DEBAT GÉNÉRAL
A propos du débat sur les sciences présenté par Barbara Bader : une certaine
inquiétude car on se retrouve comme en 1968, seuls les mots sont différents.
Le programme des sciences au primaire a reculé au Québec et si on pose
le problème de la même façon, on fera les mêmes erreurs, il faut trouver
une autre stratégie pour comprendre…
- Au contraire, cette présentation rend optimiste car le discours environnemental
a enrichi le discours scientifique et a développé le nombre de projet
des jeunes. La science va donc s'enrichir dans les écoles et la population
va aussi s'intéresser à la science. Par contre il ne faut pas que les
enseignants restent dans l'ombre, il faut leur donner la place.

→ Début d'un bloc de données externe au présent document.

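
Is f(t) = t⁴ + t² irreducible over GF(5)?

Check for roots in GF(5): f(0) = 0 → root; f(1) = 2; f(2) = 0 → root; f(3) = 0 → root; f(4) = 2.
f(0) = 0, so (t) divides f(t); f is reducible.

No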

- J'ai entendu deux points de vue opposés : " La science est menteuse
" et " les connaissances rigoureuses ", les deux me choquent car ils traduisent
la même épistémologie positiviste (on croit à " la " vérité). En 1968
en Europe existaient les " boutiques scientifiques " et déjà on parlait
de fossé entre les chercheurs. Le problème est que souvent les chercheurs
ne répondent pas aux questions posées par le public.
- Après deux ans de formation en ERE, comment s'en servir pour entrer
dans la vie professionnelle ?
- A propos d'être " apprenants ", comment arrêter l'information descendante
et considérer les apports du mouvement associatif, des syndicats, des
politiques ? Quant au partenariat, aux réseaux lorsqu'on est " petits
", c'est la peur de se faire manger, en tout cas des inquiétudes
- L'ERE dans le cadre de l'éducation formelle n'est pas une matière à
part, il serait important d'impliquer d'autres matières que les sciences
pour former les gens à prendre des décisions plus tard.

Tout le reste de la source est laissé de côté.